T3 | Revue Trimestrielle de TorysÉté 2025

Le crédit privé a le vent en poupe : le résumé de quelques conférences récentes

Les marchés mondiaux du crédit privé sont en pleine croissance en raison de l’adaptation des prêteurs à la volatilité des marchés de la dette. Récemment, l’équipe Crédit privé de Torys a assisté aux conférences « Private Credit Canada » de Markets Group et « U.S. Private Credit Industry » de DealCatalyst qui visaient à faire le point sur les principales tendances du secteur. Dans cet article, nous présentons les principaux points à retenir de ces conférences, entre autres la collaboration croissante entre les acteurs du marché et la diversification des opérations de crédit privé.

Le crédit privé gagne du terrain

Historiquement, le crédit privé est associé aux prêts garantis de premier rang destinés aux petites et moyennes entreprises pour financer des acquisitions par emprunt de capital-investissement (souvent appelés prêts directs). Cependant, avec la hausse du nombre de prêteurs privés et de la taille de leurs actifs sous gestion, les opérations de crédit privé se sont également élargies.

Le crédit privé offre désormais des prêts de toutes tailles pour financer des acquisitions, des crédits généraux aux entreprises, un grand éventail de structures de financement fondées sur l’actif, des prêts d’urgence ou opportunistes, ainsi que des transferts de risques stratégiques. À titre d’exemple de cette diversification, on observe que certains grands prêteurs privés se concentrent à présent sur des produits de la catégorie investissement. La couverture géographique s’est également étendue, les prêteurs privés étant de plus en plus actifs en Europe et partout en Amérique du Nord.

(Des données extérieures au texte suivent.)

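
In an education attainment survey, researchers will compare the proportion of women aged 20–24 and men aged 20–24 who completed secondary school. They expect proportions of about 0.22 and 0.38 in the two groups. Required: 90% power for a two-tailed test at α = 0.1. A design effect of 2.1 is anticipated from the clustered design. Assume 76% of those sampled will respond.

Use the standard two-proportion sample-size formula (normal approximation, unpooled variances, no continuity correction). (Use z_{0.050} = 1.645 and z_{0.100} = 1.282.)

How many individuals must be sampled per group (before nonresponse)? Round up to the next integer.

n = (z_{α/2} + z_β)² · [p₁(1−p₁) + p₂(1−p₂)] / (p₁ − p₂)²
  = (1.645 + 1.282)² · (0.22·0.78 + 0.38·0.62) / (-0.16)²
  = (2.927)² · (0.1716 + 0.2356) / 0.0256
  = 8.5673 · 0.4072 / 0.0256
  = 136.27
Design effect: 2.1 × 136.27 = 286.18.
Adjust for 76% response: 286.18 / 0.76 = 376.55.
Round up → n = 377 per group.

n = 377 per group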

Compte tenu de la grande diversité des opérations, il est difficile de faire des généralités sur les conditions du marché, car des prêts privés de très gros montants rivalisent aujourd’hui avec des opérations de grande envergure sur les marchés publics, voire y participent, et doivent donc offrir une structure et des taux compétitifs.

Les experts prévoient une augmentation des flux provenant des canaux gestion de patrimoine et détail, ce qui aura pour effet d’accroître davantage les capitaux à déployer et de stimuler l’intérêt pour un éventail plus large de types et de structures d’opérations.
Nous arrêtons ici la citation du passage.